If you have never heard about the Five Love Languages, then you absolutely HAVE to read the book. Gary Chapman has done an excellent job explaining how people best receive and give love.
The five love languages that he describes are: Words of Affirmation, Acts of Service, Receiving Gifts, Quality Time and Physical Touch. They are all pretty self-explanatory.
You feel the most love based on how people show you love using your primary love language. I found it very insightful to read because it shows how someone whose primary love language is Acts of Service may show love to their wife (whose primary love language is Quality Time) by getting her car serviced or washing the dishes or making the bed. The problem is that since his wife’s primary love language is Quality Time, she spends most of her time hurt because her husband doesn’t spend any time with her. She doesn’t even recognize that he is showing love the way that HE best feels loved.
I took the test years ago and recently took it again. Both times I took the test it showed that I am pretty much an even split between two – Physical Touch and Words of Affirmation.
So basically to feel loved, I need my husband to hug me and tell me how wonderful I am!
The great part about my marriage is that I have found a man who is ALSO split between Physical Touch and Words of Affirmation, so it’s very easy for us to show our love for each other. We were both previously with Acts of Service people, so although we try to do stuff for each other to show our love, at the end of the day we just want to hug and tell each other how much we appreciate each other. It makes it very easy to understand what the other person needs when you know how they feel.
For people like us, the biggest punishment you can give is to withdraw physically (and for the record, physical touch encompasses ALL physical touch, it is NOT just about sex) and/or criticize us. That’s why saying, “I appreciate you” is so important to us.
Yesterday in church I had such an overwhelming joy in my heart, even more than usual. I realized that it was because my love languages are completely nurtured and my love tank is filled while in church.
Only in church do my children fight to be pressed right up next to me. I couldn’t sit next to Joe because they both wanted to be able to lean on me. Throughout the service they were holding my hands, playing with my rings, laying their heads on my shoulder, putting their arms around me. Even while singing songs, they were touching me and hugging on me – which equates to me as “LOVING ME.” Even Joe had his arm around the back of my son’s chair and he was rubbing my shoulder. So my need for Physical Touch was getting absolutely filled.
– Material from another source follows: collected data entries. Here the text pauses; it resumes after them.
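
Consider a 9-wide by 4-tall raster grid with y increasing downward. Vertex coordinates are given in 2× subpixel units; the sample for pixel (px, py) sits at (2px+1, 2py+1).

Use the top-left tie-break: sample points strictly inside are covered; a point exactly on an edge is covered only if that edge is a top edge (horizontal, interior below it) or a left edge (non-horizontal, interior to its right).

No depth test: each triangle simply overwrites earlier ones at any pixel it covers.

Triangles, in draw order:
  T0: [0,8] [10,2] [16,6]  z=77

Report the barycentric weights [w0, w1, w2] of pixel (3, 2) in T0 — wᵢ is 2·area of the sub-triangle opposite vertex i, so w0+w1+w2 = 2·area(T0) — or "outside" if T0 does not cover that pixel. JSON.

T0:
  2·area = 76
  edge (0, 8)→(10, 2): d=(10,-6) top-left  bias=+0
  edge (10, 2)→(16, 6): d=(6,4) right/bottom  bias=-1
  edge (16, 6)→(0, 8): d=(-16,2) right/bottom  bias=-1
    (4,1)@(9, 3): e=[4,10,62] → X
    (5,1)@(11, 3): e=[16,2,58] → X
    (6,1)@(13, 3): e=[28,-6,54] → .
    (2,2)@(5, 5): e=[0,38,38] → X  [on edge]
    (3,2)@(7, 5): e=[12,30,34] → X
    (6,2)@(13, 5): e=[48,6,22] → X
    (7,2)@(15, 5): e=[60,-2,18] → .
    (1,3)@(3, 7): e=[8,58,10] → X
    (4,3)@(9, 7): e=[44,34,-2] → .
    (5,3)@(11, 7): e=[56,26,-6] → .
    (6,3)@(13, 7): e=[68,18,-10] → .
  covered (10 px):
    . . . . . . . . .
    . . . . X X . . .
    . . X X X X X . .
    . X X X . . . . .

Answer: [30,34,12]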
Church is also the perfect place for someone whose primary love language is Words of Affirmation, because think about every sermon you hear??? HOPE, LOVE, GOD FILLING YOUR NEEDS, TRUST, DEPENDING ON HIM, etc. Think about it… every church sermon (at least in our Methodist Church) is basically affirming that God is Good and that He will take care of us. It’s the words spoken by the Pastor that say, “YOU ARE WORTHY.”
Joe and I had only been dating for a few weeks when he stopped by my office for one of his daily visits. We had some serious discussions prior to the visit about how he felt a little “less than” in an area of his life that was a struggle for him. It involved treatment of him by another person so there was absolutely nothing I could do to help him. So right before he came for his visit, I wrote “You are worthy!!!” on a sticky note and stuck it on the side of my desk next to the chair where he sat whenever he came by. It pretty much brought him to tears and he showed me that sticky note recently… he has kept it all this time! Those three simple words affirmed him and made him know my love.
God knows our love language and so He knew that I was having a tough weekend this past weekend. There have been some troubling situations in my life recently that have been hard on my heart. Plus my children witnessed an interaction I had with someone over the weekend and actually asked me why I continued to be nice to someone who doesn’t want to be nice to me (a hard thing to hear your child ask you but a good learning lesson for them about how we should love everyone no matter what). So I absolutely NEEDED to get my love tank filled yesterday. My love thermometer was dangerously low due to the outside forces attacking me.
After getting my love tank filled up at church and then going to my step-daughter’s soccer game, I made my grocery list and went to work in the kitchen. I poured a glass of wine and turned up the music and just CREATED. I took a lot of pics and I will publish my creation on Thursday. It was absolutely amazing and I know that I would not have had the emotional energy to even do what I love best if I had not gotten filled with love at church.
So go take the test!! It could really help you better understand what YOU NEED to feel loved and it can also help you to understand how your spouse shows and receives love. It’s a great asset with children also because it can help you more effectively discipline them if you know their primary love language. I try my best to understand all of my family and best friends’ love languages so that I can show them (like they NEED to be shown) how much I love them each and every day.